High-resolution structures of the IgM Fc domains reveal principles of its hexamer formation

Abstract

IgM is the first antibody produced during the humoral immune response. Despite its fundamental role in the immune system, IgM is structurally only poorly described. In this work we used X-ray crystallography and NMR spectroscopy to determine the atomic structures of the constant IgM Fc domains (Cµ2, Cµ3, and Cµ4) and to address their roles in IgM oligomerization. Although the isolated domains share the typical Ig fold, they differ substantially in dimerization properties and quaternary contacts. Unexpectedly, the Cµ4 domain and its C-terminal tail piece are responsible and sufficient for the specific polymerization of Cµ4 dimers into covalently linked hexamers of dimers. Based on small angle X-ray scattering data, we present a model of the ring-shaped Cµ4 structure, which reveals the principles of IgM oligomerization.

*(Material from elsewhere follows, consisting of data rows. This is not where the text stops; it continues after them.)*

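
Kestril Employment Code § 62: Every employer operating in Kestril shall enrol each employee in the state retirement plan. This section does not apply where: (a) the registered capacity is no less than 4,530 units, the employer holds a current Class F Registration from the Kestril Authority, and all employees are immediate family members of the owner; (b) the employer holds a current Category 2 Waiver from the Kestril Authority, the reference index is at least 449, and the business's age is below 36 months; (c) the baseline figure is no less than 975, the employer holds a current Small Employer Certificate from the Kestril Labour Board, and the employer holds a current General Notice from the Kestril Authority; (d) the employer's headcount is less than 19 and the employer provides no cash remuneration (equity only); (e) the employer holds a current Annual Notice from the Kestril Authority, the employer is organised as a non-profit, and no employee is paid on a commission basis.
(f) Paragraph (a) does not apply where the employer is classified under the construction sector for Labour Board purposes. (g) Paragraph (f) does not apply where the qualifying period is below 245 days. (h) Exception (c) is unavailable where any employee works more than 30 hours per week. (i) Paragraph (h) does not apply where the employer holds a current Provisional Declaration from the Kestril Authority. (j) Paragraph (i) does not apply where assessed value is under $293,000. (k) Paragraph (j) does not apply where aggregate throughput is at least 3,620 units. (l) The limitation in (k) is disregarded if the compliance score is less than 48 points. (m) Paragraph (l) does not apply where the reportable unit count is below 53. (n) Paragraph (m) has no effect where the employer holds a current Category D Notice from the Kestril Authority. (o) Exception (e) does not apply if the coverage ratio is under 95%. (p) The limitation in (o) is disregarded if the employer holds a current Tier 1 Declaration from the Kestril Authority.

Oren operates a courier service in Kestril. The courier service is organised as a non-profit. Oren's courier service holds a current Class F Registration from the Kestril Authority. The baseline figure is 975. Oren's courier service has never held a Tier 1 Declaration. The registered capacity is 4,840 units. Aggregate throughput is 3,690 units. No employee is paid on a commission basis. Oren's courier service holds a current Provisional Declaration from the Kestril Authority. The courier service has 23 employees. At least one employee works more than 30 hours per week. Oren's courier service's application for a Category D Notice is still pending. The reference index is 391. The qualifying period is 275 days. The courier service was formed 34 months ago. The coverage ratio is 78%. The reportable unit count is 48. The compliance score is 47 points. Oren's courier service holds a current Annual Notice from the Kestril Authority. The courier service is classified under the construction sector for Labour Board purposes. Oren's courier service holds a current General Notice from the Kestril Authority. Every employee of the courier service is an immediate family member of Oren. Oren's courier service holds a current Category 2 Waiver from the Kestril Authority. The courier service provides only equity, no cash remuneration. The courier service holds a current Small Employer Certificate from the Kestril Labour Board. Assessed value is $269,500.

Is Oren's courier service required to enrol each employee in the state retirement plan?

No — exception (c) applies; Oren's courier service is not required to enrol each employee in the state retirement plan.

Exception (a) is satisfied on its face — the registered capacity is 4,840 units, meeting the 4,530 units threshold; a current Class F Registration is held; every employee is an immediate family member. But applying paragraphs (f)–(g): (f) is triggered — the courier service is classified under the construction sector. (g) is inapplicable (the qualifying period is 275 days, not below 245 days), so (f) stands. Exception (a) does not apply.
Exception (b) fails — the reference index is 391, short of 449.
Exception (c)'s conditions are all satisfied: the baseline figure is 975, meeting the 975 threshold; a current Small Employer Certificate is held; a current General Notice is held. Applying paragraphs (h)–(n): (h) is engaged (at least one employee exceeds 30 hours/week), but is itself disapplied by (i): (i) applies — a current Provisional Declaration is held. (j) would limit (i) — assessed value is $269,500, under the $293,000 limit — but (k) sets (j) aside: (k) operates against (j): aggregate throughput is 3,690 units, meeting the 3,620 units threshold. (l) would limit (k) — the compliance score is 47 points, less than the 48 points limit — but (m) sets (l) aside: (m) is engaged — the reportable unit count is 48, below the 53 limit. (n), which would lift (m), does not operate here — there is no Category D Notice in force. Exception (c) stands.
Exception (d) requires that the employer's headcount is less than 19; but the employer's headcount is 23, not less than 19, so (d) is unavailable.
Exception (e) is satisfied on its face — a current Annual Notice is held; the employer is a non-profit; no employee is paid on commission. Turning to paragraphs (o)–(p): (o) operates against (e): the coverage ratio is 78%, under the 95% limit. (p), which would lift (o), does not operate here — there is no Tier 1 Declaration in force. (e) is therefore removed.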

Keywords: antibody oligomerization; dimer interfaces; hybrid approach.

Fig. 1.

Schematic view of hexameric IgM (Left) and a single subunit (Right). Heavy chains are depicted in light blue and light chains in orange. Red lines represent intersubunit disulfide bridges and the green hexagons show glycosylation sites. The cysteine residues that form interdomain disulfide bridges between the Cµ2 domains (C337) and covalently link the IgM hexamer in Cµ3 (Cys414) and the C-terminal tp (C575) are depicted.

Fig. 2.

Structures of the individual IgM Fc domains. (A) Cartoon representation of the crystal structure of the Cµ2 domain (Upper, Protein Data Bank ID code 4JVU), the arrangement of the two molecules in the crystallographic asymmetric unit forming a stable dimer. Inter- and intramolecular disulfide bonds are shown in stick representation. The surface of one Cµ2 domain (chain A, yellow), showing the contact area with the second Cµ2 domain (chain B, red), is represented as Cα-trace (Lower). (B) Solution structure of the Cµ3 domain (Protein Data Bank ID code 4BA8). Superposition of the 10 lowest-energy NMR structures are shown as cartoon (Upper). The highly flexible DE loop is labeled. Chemical shift perturbations in the Cµ3 domain, when bound to the Cµ4 domain, are shown (Lower). The color scale is as follows: yellow, 0.025–0.05 ppm; orange, 0.05–0.1 ppm; and red, >0.1 ppm. The positions for the interdomain disulfide bridge (Cys414) and the glycosylation site (Asn402) are labeled and shown in stick representation. (C) Cartoon representation of the crystal structure the Cµ4 domain (Upper, Protein Data Bank ID code 4JVW). Intramolecular disulfide bonds are shown in stick representation. The surface of one Cµ4 domain (chain A, blue), showing the contact area with the second Cµ4 domain (chain B, red), is represented as Cα-trace (Lower). Color coding for the interfaces: gray, hydrophilic contact residues; green, hydrophobic contact residues.

Fig. 3.

Characterization of the Cμ4tp oligomer. (A) SEC MALS profile of the Cµ4tp oligomer. UV absorbance is shown in black, and calculated masses in red. (B) Cµ4tp oligomer characterized by aUC SV runs at 20 μM (black), 5 μM (red), and 1 μM (cyan). The histogram shows the percentages of hexamer of dimers (dark gray) and dimers (light gray) of the total protein in solution.

Fig. 4.

SAXS analysis of Cµ4tp and hexameric IgM Fc modeling. (A) Scheme of the IgM Fc hexamer with the information used for model building is indicated. (B) Structural model of the Cµ4tp hexamer of dimers (Protein Data Bank ID code 4BLE). The hexameric subunits and N/C termini of the Cµ4 dimer structure are annotated. One single Cµ4tp dimer is shown in blue. (C) Cartoon representation of the IgM Fc hexamer model (Left). A side view of the Fc hexamer is given (Right), showing that the inner core (Cµ4) is protruding out of the plane defined by the Cµ2 and Cµ3 domains. Cµ2 dimers are shown in yellow, Cµ3 in gray, and the Cµ4 core ring in blue. The termini and linker residues are represented as Cα dummy atoms by the program CORAL and are shown as spheres.